I would argue that it was the decline in supernatural belief of all sorts engendered by The Enlightenment that led to an upsurge of superstition as the Catholic Church fought Protestantism using superstition as a method of social control, especially in Germany. Marry that with a period of war in England, famine in Catalonia... It was a volatile time.

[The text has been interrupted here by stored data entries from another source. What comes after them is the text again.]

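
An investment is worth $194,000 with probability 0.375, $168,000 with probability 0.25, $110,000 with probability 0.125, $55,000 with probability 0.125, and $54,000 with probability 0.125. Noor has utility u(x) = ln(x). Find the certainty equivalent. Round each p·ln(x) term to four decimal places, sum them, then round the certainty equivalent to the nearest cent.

$126,918.45

E[u] = 0.375·ln(194000) + 0.25·ln(168000) + 0.125·ln(110000) + 0.125·ln(55000) + 0.125·ln(54000) = 4.5659 + 3.0079 + 1.4510 + 1.3644 + 1.3621 = 11.7513
CE = e^11.7513 ≈ 126918.45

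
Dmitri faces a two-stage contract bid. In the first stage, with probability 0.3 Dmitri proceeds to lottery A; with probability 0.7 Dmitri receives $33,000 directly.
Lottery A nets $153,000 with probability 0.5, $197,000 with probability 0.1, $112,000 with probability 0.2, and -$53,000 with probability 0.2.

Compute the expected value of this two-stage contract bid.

EV(A) = 0.5 × 153000 + 0.1 × 197000 + 0.2 × 112000 + 0.2 × (-53000) = 76500 + 19700 + 22400 − 10600 = 108000
Branch B: 33000 (certain)
Overall = 0.3 × 108000 + 0.7 × 33000 = 32400 + 23100 = 55500

$55,500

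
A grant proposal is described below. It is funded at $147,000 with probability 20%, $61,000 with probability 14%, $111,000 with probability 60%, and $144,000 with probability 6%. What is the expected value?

EV = 0.2 × 147000 + 0.14 × 61000 + 0.6 × 111000 + 0.06 × 144000 = 29400 + 8540 + 66600 + 8640 = 113180

$113,180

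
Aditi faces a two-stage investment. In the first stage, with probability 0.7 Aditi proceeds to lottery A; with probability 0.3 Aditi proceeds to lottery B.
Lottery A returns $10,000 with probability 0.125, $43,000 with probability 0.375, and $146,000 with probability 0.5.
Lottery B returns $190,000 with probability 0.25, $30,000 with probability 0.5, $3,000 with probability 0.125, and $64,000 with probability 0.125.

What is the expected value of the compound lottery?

EV(A) = 0.125 × 10000 + 0.375 × 43000 + 0.5 × 146000 = 1250 + 16125 + 73000 = 90375
EV(B) = 0.25 × 190000 + 0.5 × 30000 + 0.125 × 3000 + 0.125 × 64000 = 47500 + 15000 + 375 + 8000 = 70875
Overall = 0.7 × 90375 + 0.3 × 70875 = 63262.5 + 21262.5 = 84525

$84,525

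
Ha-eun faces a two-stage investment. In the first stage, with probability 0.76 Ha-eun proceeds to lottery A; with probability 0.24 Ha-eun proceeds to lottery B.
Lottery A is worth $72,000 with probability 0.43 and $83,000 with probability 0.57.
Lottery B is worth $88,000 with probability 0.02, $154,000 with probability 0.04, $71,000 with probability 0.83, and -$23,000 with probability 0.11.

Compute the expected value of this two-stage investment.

EV(A) = 0.43 × 72000 + 0.57 × 83000 = 30960 + 47310 = 78270
EV(B) = 0.02 × 88000 + 0.04 × 154000 + 0.83 × 71000 + 0.11 × (-23000) = 1760 + 6160 + 58930 − 2530 = 64320
Overall = 0.76 × 78270 + 0.24 × 64320 = 59485.2 + 15436.8 = 74922

$74,922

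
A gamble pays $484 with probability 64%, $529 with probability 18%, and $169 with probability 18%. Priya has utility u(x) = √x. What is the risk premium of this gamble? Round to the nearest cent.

E[u] = 0.64·√484 + 0.18·√529 + 0.18·√169 = 0.64·22 + 0.18·23 + 0.18·13 = 20.56
CE = (20.56)² = 422.7136
Risk premium = EV − CE = 435.4 − 422.7136 = 12.6864

$12.69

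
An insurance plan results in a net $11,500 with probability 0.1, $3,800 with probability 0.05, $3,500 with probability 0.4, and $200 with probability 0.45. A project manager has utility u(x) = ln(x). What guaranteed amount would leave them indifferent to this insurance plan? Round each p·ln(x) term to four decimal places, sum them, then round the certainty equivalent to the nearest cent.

E[u] = 0.1·ln(11500) + 0.05·ln(3800) + 0.4·ln(3500) + 0.45·ln(200) = 0.9350 + 0.4121 + 3.2642 + 2.3842 = 6.9955
CE = e^6.9955 ≈ 1091.71

$1,091.71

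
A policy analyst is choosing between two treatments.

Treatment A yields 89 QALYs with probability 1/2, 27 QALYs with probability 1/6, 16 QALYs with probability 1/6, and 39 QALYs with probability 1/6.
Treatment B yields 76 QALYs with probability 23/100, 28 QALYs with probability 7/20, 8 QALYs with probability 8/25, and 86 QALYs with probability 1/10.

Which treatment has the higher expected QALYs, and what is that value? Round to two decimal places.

Treatment A = 1/2 × 89 + 1/6 × 27 + 1/6 × 16 + 1/6 × 39 = 44.5 + 4.5 + 2.6667 + 6.5 = 58.1667
Treatment B = 23/100 × 76 + 7/20 × 28 + 8/25 × 8 + 1/10 × 86 = 17.48 + 9.8 + 2.56 + 8.6 = 38.44

Treatment A (58.17 QALYs)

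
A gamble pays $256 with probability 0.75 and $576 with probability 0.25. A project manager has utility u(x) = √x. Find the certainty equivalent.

E[u] = 0.75·√256 + 0.25·√576 = 0.75·16 + 0.25·24 = 18
CE = (18)² = 324

$324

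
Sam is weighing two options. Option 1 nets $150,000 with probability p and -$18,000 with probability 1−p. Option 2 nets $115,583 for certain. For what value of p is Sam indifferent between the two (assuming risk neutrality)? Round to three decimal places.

p = 0.795

p·150000 + (1−p)·(-18000) = 115583
168000p − 18000 = 115583
p = (115583 + 18000) / 168000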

There were many factors which triggered the witch craze.
If your readers would like to know more about the witch craze and other religious persecutions, I highly recommend Norman Cohn's Europe's Inner Demons.

aleera-lee said...

ricky had no delusions nor mental illness. we were easy pray to a sex hungry lunitic. he called himself pagan to draw us in, act as a savior in our insecurity. he played on our spiritual belief to get us into bed. nothing more.

Anonymous said...

I know Rick personally and he dose have a mental illness hes a Satanic and he is a nice guy even though he done those things. after he done the programs he done in the jail he was in he has changed for the better. also hes working on more things now that he is out.
Also i don't think you all know what you are talking about.
From The Satanic Priest

Anonymous said...

He is still the same claiming to satanic and chatting up multiple chicks online. Monogamy is not in his nature. All his old friends have stable jobs and are married with kids. He still acting like a teenager. So tell me what has changed?

Anonymous said...

I am a previous victim of this person. It has taken me a long time to be okay with myself and others again. He did what he did to hurt people for fun. I learnt what he was like the hard way.